A summary of recent developments in insurance, reinsurance and litigation law.

Ward Solicitors v Hendawi: Case on service of claim form at "last known address"


Where an individual defendant does not give an address for service of the claim form, and personal service cannot be carried out, CPR r6.9 provides that service can be made at his/her "usual or last known residence". CPR r6.9(3) provides that where a claimant has "reason to believe" that that address is an address at which the defendant no longer resides or carries on business, the claimant must take reasonable steps to ascertain the address of the defendant’s current residence.

In this case, the claimant had sent a letter by post to the address which it had for the defendant. The letter was not returned undelivered, but the defendant had told the claimant that he had not received the letter. The letter had also been sent by email to the defendant. About a year later, the claimant served its claim form at the same address, on the basis that it was the defendant's "last known residence". The claimant was unaware that the defendant had left that address a year earlier. The defendant argued that the claimant had had "reason to believe" that he no longer resided at this address.

On the facts, the prior version of CPR r6 applied, and hence the "reason to believe" argument did not arise. However, the judge said that, had the new rules applied, he would have held that there had been no "reason to believe": "The claimant knew that the letter had not been returned undelivered. The defendant could have explained, but did not, that the reason he did not receive it was that he had moved away. In my judgment, this would not amount to "reason to believe" on the part of the claimant that the last known residence is an address at which the defendant no longer resides. What had happened was potentially explicable on that basis, but was also explicable on the simpler basis that the letter of 16 January had been mis-delivered by the post office. At best, it amounted to a matter which might be further investigated. Unfortunately, the claimant did not do so".

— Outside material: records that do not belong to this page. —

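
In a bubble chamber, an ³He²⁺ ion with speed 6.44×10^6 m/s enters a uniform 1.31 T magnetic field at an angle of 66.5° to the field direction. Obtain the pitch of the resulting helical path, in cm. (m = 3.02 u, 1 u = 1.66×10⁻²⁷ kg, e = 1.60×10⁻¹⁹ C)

The velocity component along B is v∥ = v cos66.5° = 2.57×10^6 m/s.
The cyclotron period T = 2πm/(qB) = 7.51×10^-8 s is set by m, q, B alone.
Pitch = v∥·T = (2.57×10^6)(7.51×10^-8) = 0.193 m.

pitch ≈ 19.3 cm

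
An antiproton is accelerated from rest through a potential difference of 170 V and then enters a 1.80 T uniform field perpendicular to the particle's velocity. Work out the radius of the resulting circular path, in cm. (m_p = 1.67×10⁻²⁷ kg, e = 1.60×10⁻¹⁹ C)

r ≈ 0.105 cm

The kinetic energy gained is K = qV = (1×1.60×10^-19)(170) = 2.72×10^-17 J.
v = √(2K/m) = 1.80×10^5 m/s.
r = mv/(qB) = (1.67×10^-27)(1.80×10^5) / [(1×1.60×10^-19)(1.80)] = 1.05×10^-3 m.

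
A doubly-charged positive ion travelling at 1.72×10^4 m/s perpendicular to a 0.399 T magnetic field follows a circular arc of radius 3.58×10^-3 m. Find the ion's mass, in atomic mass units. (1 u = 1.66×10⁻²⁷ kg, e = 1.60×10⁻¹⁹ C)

qvB = mv²/r ⇒ m = qBr/v.
m = (2×1.60×10^-19)(0.399)(3.58×10^-3) / (1.72×10^4) = 2.66×10^-26 kg = 16.0 u.

m ≈ 16.0 u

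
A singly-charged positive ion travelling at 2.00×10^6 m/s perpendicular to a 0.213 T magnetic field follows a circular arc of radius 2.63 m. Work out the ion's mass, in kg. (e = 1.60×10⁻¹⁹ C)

qvB = mv²/r ⇒ m = qBr/v.
m = (1×1.60×10^-19)(0.213)(2.63) / (2.00×10^6) = 4.48×10^-26 kg.

m ≈ 4.48×10^-26 kg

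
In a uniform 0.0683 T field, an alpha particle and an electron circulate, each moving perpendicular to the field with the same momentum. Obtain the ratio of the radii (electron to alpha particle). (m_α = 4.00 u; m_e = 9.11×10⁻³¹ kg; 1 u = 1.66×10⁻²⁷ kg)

ratio ≈ 2.00

r = p/(qB) ⇒ at equal p, r ∝ 1/q.
r_{electron}/r_{alpha particle} = 2.00.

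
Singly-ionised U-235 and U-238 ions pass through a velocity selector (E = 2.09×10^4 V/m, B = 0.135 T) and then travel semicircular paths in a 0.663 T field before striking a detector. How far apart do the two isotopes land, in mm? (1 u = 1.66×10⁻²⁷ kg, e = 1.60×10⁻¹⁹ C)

Δd ≈ 14.5 mm

Both emerge at v = E/B₁ = 1.55×10^5 m/s.
r = mv/(qB₂), so r₁ = 0.56932 m and r₂ = 0.57659 m, giving Δr = 7.27×10^-3 m.
After a semicircle each ion lands a diameter 2r from the entry slit, so the separation is 2Δr = 0.0145 m.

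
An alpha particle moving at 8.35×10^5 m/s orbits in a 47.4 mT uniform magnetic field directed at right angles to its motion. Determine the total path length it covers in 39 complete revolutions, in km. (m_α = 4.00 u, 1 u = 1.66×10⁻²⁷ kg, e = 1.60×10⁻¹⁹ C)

r = mv/(qB) = 0.366 m, so one revolution covers 2πr = 2.30 m.
In 39 revolutions: L = 39·2πr = 89.6 m.

L ≈ 0.0896 km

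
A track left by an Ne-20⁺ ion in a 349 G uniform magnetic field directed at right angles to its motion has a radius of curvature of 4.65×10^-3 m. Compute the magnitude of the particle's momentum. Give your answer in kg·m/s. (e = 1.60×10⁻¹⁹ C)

p ≈ 2.60×10^-23 kg·m/s

Since qvB = mv²/r, the momentum p = mv = qBr.
p = (1×1.60×10^-19)(0.0349)(4.65×10^-3) = 2.60×10^-23 kg·m/s.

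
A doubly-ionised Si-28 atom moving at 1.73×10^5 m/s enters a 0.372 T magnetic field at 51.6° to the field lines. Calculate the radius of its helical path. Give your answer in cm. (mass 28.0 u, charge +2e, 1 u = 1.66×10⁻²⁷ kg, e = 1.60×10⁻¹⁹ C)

r ≈ 5.29 cm

Only the perpendicular component v⊥ = v sin51.6° = 1.36×10^5 m/s is bent by the field.
r = m v⊥ /(qB) = (4.65×10^-26)(1.36×10^5) / [(2×1.60×10^-19)(0.372)] = 0.0529 m.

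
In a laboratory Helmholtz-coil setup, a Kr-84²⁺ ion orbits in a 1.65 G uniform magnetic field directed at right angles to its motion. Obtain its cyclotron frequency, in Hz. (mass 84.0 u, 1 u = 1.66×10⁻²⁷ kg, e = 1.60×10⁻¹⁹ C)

f = qB/(2πm) = (2×1.60×10^-19)(1.65×10^-4) / [2π(1.39×10^-25)] = 60.3 Hz.

f ≈ 60.3 Hz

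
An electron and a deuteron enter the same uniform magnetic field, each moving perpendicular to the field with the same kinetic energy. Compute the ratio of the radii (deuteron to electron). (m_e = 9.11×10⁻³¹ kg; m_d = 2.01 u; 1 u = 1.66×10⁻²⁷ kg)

ratio ≈ 60.5

r = √(2mK)/(qB) ⇒ at equal K, r ∝ √m/q.
r_{deuteron}/r_{electron} = 60.5.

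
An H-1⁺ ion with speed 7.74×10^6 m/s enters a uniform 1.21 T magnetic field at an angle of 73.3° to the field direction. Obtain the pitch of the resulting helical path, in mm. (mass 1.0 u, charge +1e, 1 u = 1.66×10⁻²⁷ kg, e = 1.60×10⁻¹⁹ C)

The velocity component along B is v∥ = v cos73.3° = 2.22×10^6 m/s.
The cyclotron period T = 2πm/(qB) = 5.39×10^-8 s is set by m, q, B alone.
Pitch = v∥·T = (2.22×10^6)(5.39×10^-8) = 0.120 m.

pitch ≈ 120 mm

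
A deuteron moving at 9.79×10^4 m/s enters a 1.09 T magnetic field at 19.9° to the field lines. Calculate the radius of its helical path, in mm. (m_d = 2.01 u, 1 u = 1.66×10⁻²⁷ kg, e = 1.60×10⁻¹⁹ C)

r ≈ 0.638 mm

Only the perpendicular component v⊥ = v sin19.9° = 3.33×10^4 m/s is bent by the field.
r = m v⊥ /(qB) = (3.34×10^-27)(3.33×10^4) / [(1×1.60×10^-19)(1.09)] = 6.38×10^-4 m.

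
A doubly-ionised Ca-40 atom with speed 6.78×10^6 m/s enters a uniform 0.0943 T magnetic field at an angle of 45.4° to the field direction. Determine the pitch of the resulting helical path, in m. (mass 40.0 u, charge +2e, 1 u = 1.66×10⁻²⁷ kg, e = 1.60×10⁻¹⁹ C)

pitch ≈ 65.8 m

The velocity component along B is v∥ = v cos45.4° = 4.76×10^6 m/s.
The cyclotron period T = 2πm/(qB) = 1.38×10^-5 s is set by m, q, B alone.
Pitch = v∥·T = (4.76×10^6)(1.38×10^-5) = 65.8 m.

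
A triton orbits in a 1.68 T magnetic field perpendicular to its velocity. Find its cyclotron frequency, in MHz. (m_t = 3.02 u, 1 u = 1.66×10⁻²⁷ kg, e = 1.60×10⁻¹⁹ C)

f = qB/(2πm) = (1×1.60×10^-19)(1.68) / [2π(5.01×10^-27)] = 8.53×10^6 Hz.

f ≈ 8.53 MHz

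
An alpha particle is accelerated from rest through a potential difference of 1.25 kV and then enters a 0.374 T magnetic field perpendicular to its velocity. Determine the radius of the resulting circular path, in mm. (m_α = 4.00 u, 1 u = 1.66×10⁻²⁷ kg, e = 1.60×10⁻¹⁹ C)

r ≈ 19.3 mm

The kinetic energy gained is K = qV = (2×1.60×10^-19)(1250) = 4.00×10^-16 J.
v = √(2K/m) = 3.47×10^5 m/s.
r = mv/(qB) = (6.64×10^-27)(3.47×10^5) / [(2×1.60×10^-19)(0.374)] = 0.0193 m.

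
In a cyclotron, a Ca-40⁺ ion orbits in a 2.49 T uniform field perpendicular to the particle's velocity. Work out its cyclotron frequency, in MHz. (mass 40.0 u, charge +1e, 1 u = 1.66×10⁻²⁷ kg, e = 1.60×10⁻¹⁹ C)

f = qB/(2πm) = (1×1.60×10^-19)(2.49) / [2π(6.64×10^-26)] = 9.55×10^5 Hz.

f ≈ 0.955 MHz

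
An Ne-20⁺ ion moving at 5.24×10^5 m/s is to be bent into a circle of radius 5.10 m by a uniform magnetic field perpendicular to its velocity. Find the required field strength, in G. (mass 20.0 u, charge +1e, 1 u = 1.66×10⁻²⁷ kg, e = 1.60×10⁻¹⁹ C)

B ≈ 213 G

qvB = mv²/r gives B = mv/(qr).
B = (3.32×10^-26)(5.24×10^5) / [(1×1.60×10^-19)(5.10)] = 0.0213 T.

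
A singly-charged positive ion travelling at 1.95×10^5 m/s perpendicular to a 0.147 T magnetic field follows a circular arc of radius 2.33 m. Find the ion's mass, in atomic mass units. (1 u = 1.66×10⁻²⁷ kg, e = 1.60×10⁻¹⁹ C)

m ≈ 169 u

qvB = mv²/r ⇒ m = qBr/v.
m = (1×1.60×10^-19)(0.147)(2.33) / (1.95×10^5) = 2.81×10^-25 kg = 169 u.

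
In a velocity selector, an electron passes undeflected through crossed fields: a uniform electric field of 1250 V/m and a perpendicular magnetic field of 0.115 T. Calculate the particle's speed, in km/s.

For zero net force, qE = qvB, so v = E/B.
v = (1250) / (0.115) = 1.09×10^4 m/s.

v ≈ 10.9 km/s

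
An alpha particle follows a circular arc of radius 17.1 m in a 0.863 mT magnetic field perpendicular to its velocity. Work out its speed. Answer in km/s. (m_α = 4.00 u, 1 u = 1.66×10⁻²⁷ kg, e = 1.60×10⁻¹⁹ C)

v ≈ 711 km/s

From qvB = mv²/r, v = qBr/m.
v = (2×1.60×10^-19)(8.63×10^-4)(17.1) / (6.64×10^-27) = 7.11×10^5 m/s.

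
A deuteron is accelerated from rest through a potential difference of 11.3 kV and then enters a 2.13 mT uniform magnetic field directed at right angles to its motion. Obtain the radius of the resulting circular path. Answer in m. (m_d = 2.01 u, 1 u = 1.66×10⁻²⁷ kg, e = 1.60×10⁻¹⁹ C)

The kinetic energy gained is K = qV = (1×1.60×10^-19)(1.13×10^4) = 1.81×10^-15 J.
v = √(2K/m) = 1.04×10^6 m/s.
r = mv/(qB) = (3.34×10^-27)(1.04×10^6) / [(1×1.60×10^-19)(2.13×10^-3)] = 10.2 m.

r ≈ 10.2 m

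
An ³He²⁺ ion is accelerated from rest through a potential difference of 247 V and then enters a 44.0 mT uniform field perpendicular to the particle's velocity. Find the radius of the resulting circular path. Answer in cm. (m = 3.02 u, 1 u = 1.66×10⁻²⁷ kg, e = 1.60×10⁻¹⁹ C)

r ≈ 6.32 cm

The kinetic energy gained is K = qV = (2×1.60×10^-19)(247) = 7.90×10^-17 J.
v = √(2K/m) = 1.78×10^5 m/s.
r = mv/(qB) = (5.01×10^-27)(1.78×10^5) / [(2×1.60×10^-19)(0.0440)] = 0.0632 m.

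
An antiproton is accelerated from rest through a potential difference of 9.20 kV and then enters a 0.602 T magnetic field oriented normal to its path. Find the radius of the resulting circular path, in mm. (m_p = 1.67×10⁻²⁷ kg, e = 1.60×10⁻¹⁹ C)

r ≈ 23.0 mm

The kinetic energy gained is K = qV = (1×1.60×10^-19)(9200) = 1.47×10^-15 J.
v = √(2K/m) = 1.33×10^6 m/s.
r = mv/(qB) = (1.67×10^-27)(1.33×10^6) / [(1×1.60×10^-19)(0.602)] = 0.0230 m.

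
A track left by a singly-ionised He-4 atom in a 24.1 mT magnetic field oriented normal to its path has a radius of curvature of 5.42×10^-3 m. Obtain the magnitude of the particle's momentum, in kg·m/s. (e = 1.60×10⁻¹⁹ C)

p ≈ 2.09×10^-23 kg·m/s

Since qvB = mv²/r, the momentum p = mv = qBr.
p = (1×1.60×10^-19)(0.0241)(5.42×10^-3) = 2.09×10^-23 kg·m/s.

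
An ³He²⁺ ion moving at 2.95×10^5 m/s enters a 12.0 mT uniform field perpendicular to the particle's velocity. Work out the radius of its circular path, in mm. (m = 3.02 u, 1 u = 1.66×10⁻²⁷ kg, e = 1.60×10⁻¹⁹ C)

The magnetic force provides the centripetal force: qvB = mv²/r, so r = mv/(qB).
r = (5.01×10^-27 kg)(2.95×10^5 m/s) / [(2×1.60×10^-19 C)(0.0120 T)] = 0.385 m.

r ≈ 385 mm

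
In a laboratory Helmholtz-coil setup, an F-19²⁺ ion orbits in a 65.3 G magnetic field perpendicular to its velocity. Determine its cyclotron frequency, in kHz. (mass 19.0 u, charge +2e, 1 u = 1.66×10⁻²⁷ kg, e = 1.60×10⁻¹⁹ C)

f = qB/(2πm) = (2×1.60×10^-19)(6.53×10^-3) / [2π(3.15×10^-26)] = 1.05×10^4 Hz.

f ≈ 10.5 kHz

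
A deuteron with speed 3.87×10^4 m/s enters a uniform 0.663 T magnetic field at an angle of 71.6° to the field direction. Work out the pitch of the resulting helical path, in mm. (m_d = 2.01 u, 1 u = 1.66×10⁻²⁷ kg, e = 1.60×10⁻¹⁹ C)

The velocity component along B is v∥ = v cos71.6° = 1.22×10^4 m/s.
The cyclotron period T = 2πm/(qB) = 1.98×10^-7 s is set by m, q, B alone.
Pitch = v∥·T = (1.22×10^4)(1.98×10^-7) = 2.41×10^-3 m.

pitch ≈ 2.41 mm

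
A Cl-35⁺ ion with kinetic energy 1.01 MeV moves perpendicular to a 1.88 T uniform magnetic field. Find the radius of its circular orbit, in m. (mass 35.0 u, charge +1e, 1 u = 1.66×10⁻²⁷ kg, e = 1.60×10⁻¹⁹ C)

Convert the energy: K = 1.01 MeV = 1.62×10^-13 J.
v = √(2K/m) = √(2·1.62×10^-13/5.81×10^-26) = 2.36×10^6 m/s.
r = mv/(qB) = (5.81×10^-26)(2.36×10^6) / [(1×1.60×10^-19)(1.88)] = 0.456 m.

r ≈ 0.456 m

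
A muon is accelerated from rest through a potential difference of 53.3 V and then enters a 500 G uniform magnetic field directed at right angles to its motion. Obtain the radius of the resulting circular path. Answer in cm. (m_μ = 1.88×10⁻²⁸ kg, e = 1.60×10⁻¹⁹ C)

The kinetic energy gained is K = qV = (1×1.60×10^-19)(53.3) = 8.53×10^-18 J.
v = √(2K/m) = 3.01×10^5 m/s.
r = mv/(qB) = (1.88×10^-28)(3.01×10^5) / [(1×1.60×10^-19)(0.0500)] = 7.08×10^-3 m.

r ≈ 0.708 cm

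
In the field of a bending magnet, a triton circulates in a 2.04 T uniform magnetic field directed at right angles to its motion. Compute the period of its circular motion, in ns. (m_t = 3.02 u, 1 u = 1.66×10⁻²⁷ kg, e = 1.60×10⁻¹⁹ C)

The cyclotron period is independent of speed: T = 2πm/(qB).
T = 2π(5.01×10^-27) / [(1×1.60×10^-19)(2.04)] = 9.65×10^-8 s.

T ≈ 96.5 ns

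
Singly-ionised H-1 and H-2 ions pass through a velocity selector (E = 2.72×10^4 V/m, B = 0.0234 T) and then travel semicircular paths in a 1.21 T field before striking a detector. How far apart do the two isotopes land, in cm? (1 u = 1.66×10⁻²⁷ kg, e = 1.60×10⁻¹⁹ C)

Both emerge at v = E/B₁ = 1.16×10^6 m/s.
r = mv/(qB₂), so r₁ = 9.967×10^-3 m and r₂ = 0.01993 m, giving Δr = 9.97×10^-3 m.
After a semicircle each ion lands a diameter 2r from the entry slit, so the separation is 2Δr = 0.0199 m.

Δd ≈ 1.99 cm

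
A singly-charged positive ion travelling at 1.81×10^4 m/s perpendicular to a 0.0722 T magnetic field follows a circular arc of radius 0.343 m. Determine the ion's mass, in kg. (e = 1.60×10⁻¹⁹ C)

m ≈ 2.19×10^-25 kg

qvB = mv²/r ⇒ m = qBr/v.
m = (1×1.60×10^-19)(0.0722)(0.343) / (1.81×10^4) = 2.19×10^-25 kg.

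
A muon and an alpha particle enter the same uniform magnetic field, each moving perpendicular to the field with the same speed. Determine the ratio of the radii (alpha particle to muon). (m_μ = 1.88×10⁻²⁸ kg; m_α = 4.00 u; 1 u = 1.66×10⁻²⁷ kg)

r = mv/(qB) ⇒ at equal v, r ∝ m/q.
r_{alpha particle}/r_{muon} = 17.7.

ratio ≈ 17.7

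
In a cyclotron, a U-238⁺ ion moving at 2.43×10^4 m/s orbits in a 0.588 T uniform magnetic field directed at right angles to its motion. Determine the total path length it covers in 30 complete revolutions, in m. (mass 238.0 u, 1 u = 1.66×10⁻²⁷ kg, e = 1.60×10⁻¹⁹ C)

L ≈ 19.2 m

r = mv/(qB) = 0.102 m, so one revolution covers 2πr = 0.641 m.
In 30 revolutions: L = 30·2πr = 19.2 m.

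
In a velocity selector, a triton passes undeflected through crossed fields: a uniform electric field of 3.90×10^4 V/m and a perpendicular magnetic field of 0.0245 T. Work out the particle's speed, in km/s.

For zero net force, qE = qvB, so v = E/B.
v = (3.90×10^4) / (0.0245) = 1.59×10^6 m/s.

v ≈ 1590 km/s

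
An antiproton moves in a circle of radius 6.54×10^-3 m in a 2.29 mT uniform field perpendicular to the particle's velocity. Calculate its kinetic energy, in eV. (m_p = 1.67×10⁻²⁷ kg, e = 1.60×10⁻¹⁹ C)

K ≈ 0.0107 eV

v = qBr/m = (1×1.60×10^-19)(2.29×10^-3)(6.54×10^-3) / (1.67×10^-27) = 1430 m/s.
K = ½mv² = 0.5·(1.67×10^-27)·(1430)² = 1.72×10^-21 J = 0.0107 eV.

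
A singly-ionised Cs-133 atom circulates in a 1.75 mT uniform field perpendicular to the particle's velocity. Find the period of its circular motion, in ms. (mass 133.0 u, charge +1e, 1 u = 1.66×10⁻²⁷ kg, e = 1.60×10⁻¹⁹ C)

T ≈ 4.95 ms

The cyclotron period is independent of speed: T = 2πm/(qB).
T = 2π(2.21×10^-25) / [(1×1.60×10^-19)(1.75×10^-3)] = 4.95×10^-3 s.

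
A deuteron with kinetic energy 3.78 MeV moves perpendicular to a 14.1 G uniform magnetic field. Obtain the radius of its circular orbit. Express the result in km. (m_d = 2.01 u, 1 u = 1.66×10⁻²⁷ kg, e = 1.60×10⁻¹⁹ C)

Convert the energy: K = 3.78 MeV = 6.05×10^-13 J.
v = √(2K/m) = √(2·6.05×10^-13/3.34×10^-27) = 1.90×10^7 m/s.
r = mv/(qB) = (3.34×10^-27)(1.90×10^7) / [(1×1.60×10^-19)(1.41×10^-3)] = 282 m.

r ≈ 0.282 km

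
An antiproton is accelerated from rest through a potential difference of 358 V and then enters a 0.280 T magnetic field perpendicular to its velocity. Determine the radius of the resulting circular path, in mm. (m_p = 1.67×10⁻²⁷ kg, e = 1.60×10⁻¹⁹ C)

The kinetic energy gained is K = qV = (1×1.60×10^-19)(358) = 5.73×10^-17 J.
v = √(2K/m) = 2.62×10^5 m/s.
r = mv/(qB) = (1.67×10^-27)(2.62×10^5) / [(1×1.60×10^-19)(0.280)] = 9.76×10^-3 m.

r ≈ 9.76 mm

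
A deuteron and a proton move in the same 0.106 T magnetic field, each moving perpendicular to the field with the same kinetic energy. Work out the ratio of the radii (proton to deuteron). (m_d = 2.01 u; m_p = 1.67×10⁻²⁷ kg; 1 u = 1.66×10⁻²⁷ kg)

ratio ≈ 0.707

r = √(2mK)/(qB) ⇒ at equal K, r ∝ √m/q.
r_{proton}/r_{deuteron} = 0.707.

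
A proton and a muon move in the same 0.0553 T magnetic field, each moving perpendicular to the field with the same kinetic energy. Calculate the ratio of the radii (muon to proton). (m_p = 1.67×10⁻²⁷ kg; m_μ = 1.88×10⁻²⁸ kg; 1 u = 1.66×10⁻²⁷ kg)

r = √(2mK)/(qB) ⇒ at equal K, r ∝ √m/q.
r_{muon}/r_{proton} = 0.336.

ratio ≈ 0.336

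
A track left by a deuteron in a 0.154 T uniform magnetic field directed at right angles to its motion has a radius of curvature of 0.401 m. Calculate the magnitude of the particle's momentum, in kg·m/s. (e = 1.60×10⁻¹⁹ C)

p ≈ 9.88×10^-21 kg·m/s

Since qvB = mv²/r, the momentum p = mv = qBr.
p = (1×1.60×10^-19)(0.154)(0.401) = 9.88×10^-21 kg·m/s.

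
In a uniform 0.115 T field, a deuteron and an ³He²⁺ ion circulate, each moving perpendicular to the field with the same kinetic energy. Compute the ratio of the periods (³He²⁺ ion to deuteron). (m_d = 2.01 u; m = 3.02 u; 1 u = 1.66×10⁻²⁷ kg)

ratio ≈ 0.751

T = 2πm/(qB) is independent of speed, so T₂/T₁ = (m₂/q₂)/(m₁/q₁).
T_{³He²⁺ ion}/T_{deuteron} = (5.01×10^-27/2e) / (3.34×10^-27/1e) = 0.751.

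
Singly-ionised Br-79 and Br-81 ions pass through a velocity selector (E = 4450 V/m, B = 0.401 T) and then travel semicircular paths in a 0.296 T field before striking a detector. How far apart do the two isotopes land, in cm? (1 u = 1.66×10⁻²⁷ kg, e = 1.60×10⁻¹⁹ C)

Δd ≈ 0.156 cm

Both emerge at v = E/B₁ = 1.11×10^4 m/s.
r = mv/(qB₂), so r₁ = 0.030728 m and r₂ = 0.031506 m, giving Δr = 7.78×10^-4 m.
After a semicircle each ion lands a diameter 2r from the entry slit, so the separation is 2Δr = 1.56×10^-3 m.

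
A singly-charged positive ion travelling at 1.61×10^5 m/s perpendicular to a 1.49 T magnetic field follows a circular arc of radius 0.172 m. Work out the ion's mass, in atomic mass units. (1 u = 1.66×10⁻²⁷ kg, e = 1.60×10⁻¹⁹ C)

qvB = mv²/r ⇒ m = qBr/v.
m = (1×1.60×10^-19)(1.49)(0.172) / (1.61×10^5) = 2.55×10^-25 kg = 153 u.

m ≈ 153 u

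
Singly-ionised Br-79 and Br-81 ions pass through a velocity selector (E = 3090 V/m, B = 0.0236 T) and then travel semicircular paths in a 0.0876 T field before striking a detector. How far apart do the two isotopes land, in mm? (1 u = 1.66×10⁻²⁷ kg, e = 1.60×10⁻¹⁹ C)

Both emerge at v = E/B₁ = 1.31×10^5 m/s.
r = mv/(qB₂), so r₁ = 1.2251 m and r₂ = 1.2561 m, giving Δr = 0.0310 m.
After a semicircle each ion lands a diameter 2r from the entry slit, so the separation is 2Δr = 0.0620 m.

Δd ≈ 62.0 mm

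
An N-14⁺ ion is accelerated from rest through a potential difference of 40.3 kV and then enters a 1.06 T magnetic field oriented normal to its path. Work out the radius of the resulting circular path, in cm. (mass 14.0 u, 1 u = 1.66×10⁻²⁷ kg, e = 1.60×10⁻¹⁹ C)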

COMMENT: This case follows a line of cases which have been reluctant to find that "reason to believe" exists. For example, in Key Homes Bradford v Patel (see Weekly Update 02/14) it was held that a "relatively high knowledge threshold" would have to be shown on the part of the claimant to prevent the claimant relying on the last known provision. Similarly, in Broadside Colours & Chemicals Ltd, Re (see Weekly Update 07/12), the claimant had been able to rely on an address supplied to Companies House by the defendant more than 6 years before service was effected and the judge did not believe that any further steps needed to be taken by the applicant to ascertain whether the director still lived at the address. However, in American Leisure Group v Garrard (see Weekly Update 25/14), "reason to believe" was found to exist where the claimant had put an alternative address in the claim form and it was also held that it could have easily discovered that the defendant was no longer at the address by running a search at Companies House (but it was unclear whether each of those grounds on its own would have amounted to a "reason to believe").

Lewis v Tindale: Judge holds that the MIB is liable for accidents by uninsured drivers on private land


A driver of an uninsured caused serious injuries to the claimant whilst he was walking on private land. Two issues arose:

(1) Was the Motor Insurers' Bureau ("the MIB") required to meet any judgment in the claimant's favour under the Road Traffic Act 1988? Soole J held not. Under the Uninsured Drivers Agreement 1999, once the victim of a driver has obtained a judgment against the driver in respect of a liability to which compulsory insurance attaches under the Road Traffic Act 1988, and that judgment has not been satisfied within seven days, then the MIB is under a duty itself to satisfy the judgment. However, section 145 of the 1988 Act only requires a policy to cover liability which may be incurred in respect of the death of or bodily injury to any person or damage to property caused by, or arising out of, "the use of the vehicle on a road or other public place".

(2) Was the MIB otherwise required to satisfy any judgment in the claimant's favour? The judge held that it was (at least to the extent of the minimum requisite cover of EUR 1 million per victim), because of the 2009 EU Motor Directive, which had a direct effect on the MIB (because it was held to be an "emanation of the state"). The Directive imposes an obligation on all member states to take appropriate measures to ensure compulsory insurance "in respect of the use of vehicles normally based in its territory". The judge found that, since the ECJ decision in Vnuk (see Weekly Update 34/14) (which implicitly held that the obligation of compulsory insurance extends to the use of vehicles on private land – and later cases have held that explicitly), the UK has not completely implemented the obligation imposed by the Directive.